Polanski's latest film is the story of what is known as the Dreyfus Affair, the infamous 19th century scandal in France in which army Capt. Alfred Dreyfus, a Jew, was wrongly convicted of treason. It underscored the failure of justice.
Monnier said publicity surrounding the film revived the "traumatic memory" of her encounter with Polanski, in particular what she claims was a comparison the filmmaker made in one interview of the relentless pursuit of Dreyfus to what he has been subjected to over the American case. Polanski pleaded guilty in the U.S. in 1977 to having sex with a 13-year-old, then fled to Europe the following year.
"Is this tenable, under the pretext of a film, the cover of history to hear 'I accuse' from the man who marked you like with iron when it is forbidden for you, the victim, to accuse him?" the paper quoted Monnier as saying.
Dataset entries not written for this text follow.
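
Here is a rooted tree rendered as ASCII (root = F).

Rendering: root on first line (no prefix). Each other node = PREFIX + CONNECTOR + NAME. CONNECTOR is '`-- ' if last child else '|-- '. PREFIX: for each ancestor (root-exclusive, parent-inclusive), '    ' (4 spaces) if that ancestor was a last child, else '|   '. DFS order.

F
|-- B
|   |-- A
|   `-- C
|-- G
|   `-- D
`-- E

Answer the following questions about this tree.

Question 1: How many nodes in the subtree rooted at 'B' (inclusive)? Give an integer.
Subtree rooted at B contains: A, B, C
Count = 3

Answer: 3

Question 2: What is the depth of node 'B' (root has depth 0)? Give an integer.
Answer: 1

Derivation:
Path from root to B: F -> B
Depth = number of edges = 1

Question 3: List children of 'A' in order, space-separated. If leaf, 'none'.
Answer: none

Derivation:
Node A's children (from adjacency): (leaf)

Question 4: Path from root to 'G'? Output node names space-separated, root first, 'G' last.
Walk down from root: F -> G

Answer: F G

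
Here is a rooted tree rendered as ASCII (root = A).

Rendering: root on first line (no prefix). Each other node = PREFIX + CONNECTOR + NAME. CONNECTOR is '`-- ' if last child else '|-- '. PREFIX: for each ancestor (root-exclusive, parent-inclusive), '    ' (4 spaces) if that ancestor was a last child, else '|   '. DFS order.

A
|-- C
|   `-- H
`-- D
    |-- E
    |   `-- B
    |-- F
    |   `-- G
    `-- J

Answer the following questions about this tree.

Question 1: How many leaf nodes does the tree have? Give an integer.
Leaves (nodes with no children): B, G, H, J

Answer: 4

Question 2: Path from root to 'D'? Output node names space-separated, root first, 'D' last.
Answer: A D

Derivation:
Walk down from root: A -> D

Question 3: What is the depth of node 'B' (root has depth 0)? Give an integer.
Path from root to B: A -> D -> E -> B
Depth = number of edges = 3

Answer: 3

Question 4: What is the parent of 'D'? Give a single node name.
Answer: A

Derivation:
Scan adjacency: D appears as child of A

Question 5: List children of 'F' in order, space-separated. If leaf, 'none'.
Answer: G

Derivation:
Node F's children (from adjacency): G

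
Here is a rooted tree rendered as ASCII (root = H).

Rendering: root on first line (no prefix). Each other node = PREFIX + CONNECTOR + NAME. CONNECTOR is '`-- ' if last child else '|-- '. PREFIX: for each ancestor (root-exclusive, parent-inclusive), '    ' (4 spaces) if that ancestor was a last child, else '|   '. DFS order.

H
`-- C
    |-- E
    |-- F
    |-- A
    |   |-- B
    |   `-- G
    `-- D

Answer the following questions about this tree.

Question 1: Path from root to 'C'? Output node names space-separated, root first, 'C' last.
Walk down from root: H -> C

Answer: H C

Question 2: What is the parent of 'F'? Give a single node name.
Answer: C

Derivation:
Scan adjacency: F appears as child of C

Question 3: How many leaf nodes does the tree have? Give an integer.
Leaves (nodes with no children): B, D, E, F, G

Answer: 5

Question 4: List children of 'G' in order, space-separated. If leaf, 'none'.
Answer: none

Derivation:
Node G's children (from adjacency): (leaf)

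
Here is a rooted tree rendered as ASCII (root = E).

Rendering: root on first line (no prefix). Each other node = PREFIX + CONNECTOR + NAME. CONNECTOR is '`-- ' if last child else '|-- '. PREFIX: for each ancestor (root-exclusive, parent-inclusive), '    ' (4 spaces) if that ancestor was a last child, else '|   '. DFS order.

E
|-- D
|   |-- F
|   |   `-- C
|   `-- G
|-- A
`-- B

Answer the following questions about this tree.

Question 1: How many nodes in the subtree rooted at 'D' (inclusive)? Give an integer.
Subtree rooted at D contains: C, D, F, G
Count = 4

Answer: 4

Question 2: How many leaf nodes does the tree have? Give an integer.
Answer: 4

Derivation:
Leaves (nodes with no children): A, B, C, G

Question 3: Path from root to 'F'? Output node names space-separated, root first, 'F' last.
Walk down from root: E -> D -> F

Answer: E D F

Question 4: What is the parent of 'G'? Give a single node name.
Answer: D

Derivation:
Scan adjacency: G appears as child of D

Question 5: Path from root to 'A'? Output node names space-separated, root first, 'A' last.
Walk down from root: E -> A

Answer: E A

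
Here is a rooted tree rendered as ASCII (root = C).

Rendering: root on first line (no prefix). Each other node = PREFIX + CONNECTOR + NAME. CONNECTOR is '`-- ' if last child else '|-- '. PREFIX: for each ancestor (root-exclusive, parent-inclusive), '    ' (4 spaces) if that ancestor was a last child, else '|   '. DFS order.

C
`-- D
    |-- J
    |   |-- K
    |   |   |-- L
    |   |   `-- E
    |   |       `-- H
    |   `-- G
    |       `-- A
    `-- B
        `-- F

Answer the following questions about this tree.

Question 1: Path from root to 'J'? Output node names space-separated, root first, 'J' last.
Answer: C D J

Derivation:
Walk down from root: C -> D -> J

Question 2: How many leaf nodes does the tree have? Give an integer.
Answer: 4

Derivation:
Leaves (nodes with no children): A, F, H, L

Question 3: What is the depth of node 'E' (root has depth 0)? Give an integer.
Path from root to E: C -> D -> J -> K -> E
Depth = number of edges = 4

Answer: 4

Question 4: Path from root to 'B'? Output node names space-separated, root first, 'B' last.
Walk down from root: C -> D -> B

Answer: C D B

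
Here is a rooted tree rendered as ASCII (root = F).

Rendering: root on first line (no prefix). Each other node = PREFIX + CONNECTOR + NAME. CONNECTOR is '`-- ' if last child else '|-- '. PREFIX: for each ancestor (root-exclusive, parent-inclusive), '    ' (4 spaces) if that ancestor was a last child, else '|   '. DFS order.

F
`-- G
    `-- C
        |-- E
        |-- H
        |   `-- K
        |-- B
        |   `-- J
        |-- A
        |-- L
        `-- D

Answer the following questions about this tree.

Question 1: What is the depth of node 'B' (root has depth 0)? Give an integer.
Path from root to B: F -> G -> C -> B
Depth = number of edges = 3

Answer: 3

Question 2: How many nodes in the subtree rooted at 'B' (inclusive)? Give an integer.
Answer: 2

Derivation:
Subtree rooted at B contains: B, J
Count = 2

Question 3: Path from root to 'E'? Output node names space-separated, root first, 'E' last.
Walk down from root: F -> G -> C -> E

Answer: F G C E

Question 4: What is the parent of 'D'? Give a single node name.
Scan adjacency: D appears as child of C

Answer: C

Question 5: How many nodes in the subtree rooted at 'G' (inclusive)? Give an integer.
Answer: 10

Derivation:
Subtree rooted at G contains: A, B, C, D, E, G, H, J, K, L
Count = 10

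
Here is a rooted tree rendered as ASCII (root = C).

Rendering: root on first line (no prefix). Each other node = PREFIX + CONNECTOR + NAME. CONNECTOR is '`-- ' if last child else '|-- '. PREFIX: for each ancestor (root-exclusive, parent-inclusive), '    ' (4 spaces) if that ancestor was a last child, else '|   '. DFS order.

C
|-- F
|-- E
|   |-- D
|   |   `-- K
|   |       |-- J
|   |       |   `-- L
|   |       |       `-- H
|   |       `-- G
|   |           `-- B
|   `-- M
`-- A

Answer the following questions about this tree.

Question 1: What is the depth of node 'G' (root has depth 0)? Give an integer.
Path from root to G: C -> E -> D -> K -> G
Depth = number of edges = 4

Answer: 4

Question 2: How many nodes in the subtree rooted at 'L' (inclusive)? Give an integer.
Subtree rooted at L contains: H, L
Count = 2

Answer: 2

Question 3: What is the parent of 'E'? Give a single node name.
Scan adjacency: E appears as child of C

Answer: C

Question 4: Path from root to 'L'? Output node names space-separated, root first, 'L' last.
Walk down from root: C -> E -> D -> K -> J -> L

Answer: C E D K J L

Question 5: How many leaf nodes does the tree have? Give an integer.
Leaves (nodes with no children): A, B, F, H, M

Answer: 5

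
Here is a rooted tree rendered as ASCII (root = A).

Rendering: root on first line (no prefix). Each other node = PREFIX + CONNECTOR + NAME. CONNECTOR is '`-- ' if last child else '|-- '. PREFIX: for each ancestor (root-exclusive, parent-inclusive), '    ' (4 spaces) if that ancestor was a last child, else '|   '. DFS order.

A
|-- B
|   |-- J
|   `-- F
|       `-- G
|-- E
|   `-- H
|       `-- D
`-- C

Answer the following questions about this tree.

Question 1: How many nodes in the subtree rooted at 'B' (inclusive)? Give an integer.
Answer: 4

Derivation:
Subtree rooted at B contains: B, F, G, J
Count = 4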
Monnier, now 62, told the newspaper that the alleged episode occurred when a friend invited her to go skiing, with a stay in Polanski's chalet.
According to her account, after a night run down the slopes, she and Polanski returned to the chalet to change. She said that he called to her to come, and when she did he was nude. She said he struck her, disrobed her, tried to make her swallow a pill and raped her.
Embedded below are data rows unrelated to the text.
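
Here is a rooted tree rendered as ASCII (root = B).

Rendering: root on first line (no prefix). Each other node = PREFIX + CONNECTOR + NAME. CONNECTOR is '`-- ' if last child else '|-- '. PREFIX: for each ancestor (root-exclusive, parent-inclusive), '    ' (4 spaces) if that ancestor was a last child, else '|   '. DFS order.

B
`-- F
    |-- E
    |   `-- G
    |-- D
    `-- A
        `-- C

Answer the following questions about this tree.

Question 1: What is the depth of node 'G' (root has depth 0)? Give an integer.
Path from root to G: B -> F -> E -> G
Depth = number of edges = 3

Answer: 3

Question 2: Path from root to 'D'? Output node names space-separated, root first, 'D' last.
Walk down from root: B -> F -> D

Answer: B F D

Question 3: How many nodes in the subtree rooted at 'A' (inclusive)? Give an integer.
Subtree rooted at A contains: A, C
Count = 2

Answer: 2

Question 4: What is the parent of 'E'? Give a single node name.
Scan adjacency: E appears as child of F

Answer: F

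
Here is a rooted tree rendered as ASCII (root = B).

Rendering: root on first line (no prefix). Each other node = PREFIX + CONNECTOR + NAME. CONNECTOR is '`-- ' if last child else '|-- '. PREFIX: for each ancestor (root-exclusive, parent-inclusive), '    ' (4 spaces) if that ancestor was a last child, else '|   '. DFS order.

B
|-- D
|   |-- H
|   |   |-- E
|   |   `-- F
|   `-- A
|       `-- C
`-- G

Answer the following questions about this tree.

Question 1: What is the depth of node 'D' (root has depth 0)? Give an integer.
Path from root to D: B -> D
Depth = number of edges = 1

Answer: 1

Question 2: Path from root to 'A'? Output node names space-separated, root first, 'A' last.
Answer: B D A

Derivation:
Walk down from root: B -> D -> A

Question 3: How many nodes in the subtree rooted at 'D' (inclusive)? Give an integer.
Answer: 6

Derivation:
Subtree rooted at D contains: A, C, D, E, F, H
Count = 6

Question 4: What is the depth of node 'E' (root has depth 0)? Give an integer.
Path from root to E: B -> D -> H -> E
Depth = number of edges = 3

Answer: 3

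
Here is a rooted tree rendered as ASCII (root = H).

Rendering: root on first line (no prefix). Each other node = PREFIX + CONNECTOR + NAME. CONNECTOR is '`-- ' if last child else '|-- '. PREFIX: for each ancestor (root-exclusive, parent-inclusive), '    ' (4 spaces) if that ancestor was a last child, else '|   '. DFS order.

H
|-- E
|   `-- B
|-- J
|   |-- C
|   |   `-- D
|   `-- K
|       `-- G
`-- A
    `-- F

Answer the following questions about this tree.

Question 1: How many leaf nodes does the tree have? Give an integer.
Leaves (nodes with no children): B, D, F, G

Answer: 4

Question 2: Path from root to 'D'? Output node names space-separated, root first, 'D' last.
Answer: H J C D

Derivation:
Walk down from root: H -> J -> C -> D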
Monnier said she feared for her life because "he can't take the risk that this bcomes known." But he also apologized immediately afterwards and cried, Le Parisien quoted her as saying.
Monnier said she "took refuge" with an acquaintance of Polanski -- and contacted him for the first time a month ago, Le Parisien reported. The newspaper met with the man, who asked to remain anonymous, in his lawyer's office.
"I asked Valentine if she wanted to go to the police ... In shock, she didn't know what to do," the paper quoted the man as saying. He said he believed her story.
Another man contacted by Monnier, and by Le Parisien, former movie producer John Bentley, said he remembered her well. But he also said he not recall her saying that she had been raped, "or I would have done something."
Polanski won the best director Oscar for "The Pianist" in 2003, and his films have been nominated for 28 Oscars. But he was expelled last year from the Academy of Motion Picture Arts and Sciencesover the U.S. case and lost an appeal to restore his membership this year.